Font Size:  

Talk turned to politics, as it often did. Rumor had come up through the Drakwatch that SiBayereth, SiDrakkon’s first clutchwinner, had been killed, not in a duel, but in his bath. Some were saying he was assassinated in retribution for some of the killings and forced duels that had been taking place with greater frequency since SiDrakkon turned Tyr.

Others said that he’d bodily insulted some maiden dragonelle and she’d taken the traditional revenge of a female wronged and discarded.

The Copper returned to his cushions and his mate, exceptionally happy to be in Anaea and out of the Imperial Resort and its feuds. He slept with his neck across hers in silent appreciation.

So eager were the FeLissaraths to be in their new digs that they started hunting for caves almost immediately, and turned over all the day-to-day temple duties to him.

Now that he had his wings he hunted for NiVom, searching the mountains to the south, but there was no sign of him. He spent a rather cold night in the mountains—the Upper World made him feel exposed and watched; he didn’t like it, even when the unpredictable weather was nice—and flew back in the morning.

It was a brilliant, clear day. The sort of day that wouldn’t think about being evil, and instead put off ill tidings until the next overcast.

He saw a distant dot. It was a dragon, male—and therefore not Nilrasha, nor FeLissarath. It was light-colored, reflecting the sun, perhaps white.

He beat his wings hard toward it. He hoped if it was NiVom he’d recognize him rather than think him an assassin, despite the improbability of his being in the air. The dragon turned a little, not running away then, but coming toward him.

They rushed toward each other with frightening speed. The Copper saw that it was a light shade of bronze, though a good deal smaller than Father, at least Father as he remembered him.

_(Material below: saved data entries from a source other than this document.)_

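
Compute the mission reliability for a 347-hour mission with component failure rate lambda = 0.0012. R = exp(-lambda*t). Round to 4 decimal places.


lambda = 0.0012
mission_time = 347
lambda * t = 0.0012 * 347 = 0.4164
R = exp(-0.4164)
R = 0.6594

0.6594


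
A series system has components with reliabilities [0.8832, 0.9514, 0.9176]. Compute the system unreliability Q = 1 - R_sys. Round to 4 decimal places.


Components: [0.8832, 0.9514, 0.9176]
After component 1: product = 0.8832
After component 2: product = 0.8403
After component 3: product = 0.771
R_sys = 0.771
Q = 1 - 0.771 = 0.229

0.229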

The dragon gained altitude at the last moment, as though seeking an advantage, and the Copper veered away, fearing a tailstrike on his weak wing and upset by something odd about its lines.

The dragon had a rider!

The implications so upset the Copper that he dropped toward the palace as fast as he dared—Rayg said that he couldn’t be certain that the joint wouldn’t give way under what he called “extraordinary stress” but refused to further define it.

His wing held as he leveled off, making for the staircase cut into the side of the mountain, topped by the familiar outlines of the dragon palace.

The other dragon—for some reason the term hag-ridden popped into his head, but he couldn’t remember the origins; perhaps it was some story mother dragons told their hatchlings to compel them to behave—followed his course, though it made no attempt to catch up.

He came in for a landing at the wide lower entrance hall, and Fourfang trotted up.

“Get my mate and Nilrasha. Danger!”

Fourfang glanced up and turned around, doing a fair attempt at running on all fours to get back inside the palace.

The Copper backed into the entrance to get solid Anaean stone between himself and the stranger—there was that term again, hag-ridden.

The man shouted words down at him, but he couldn’t comprehend their meaning.

“May I land?” the dragon roared.

“What is it, my lord?” Halaflora said from the entrance.

“Stay back. If a fight begins, use your flame to help me and then run for the Lower World.” He stuck his head out. Oh, this was cowardly! He stepped out.

“Cry parley and land away. Beneath me, now.”

The dragon turned one more circle and landed well, though it rocked the man in his leather seat a little. The hag-rider wrapped the reins around a curved tooth at the front of his seat and hopped off, though he kept hold of a rope linking him to his leather seat.

The Copper tried not to stare at the elaborate reins linking dragon, head and wing, to the rider. There were copper rings punched through the skin of the dragon to better fix the lines. He wondered if that hurt.

The man glubbed out a few words.

“That’s Parl,” Halaflora said. “It’s a trade tongue here on the surface.”

“Can you speak it?”

“Only a few words. I know a greeting.”

“Then say it.”

She coughed something out that sounded like the mindless yapping of a dog.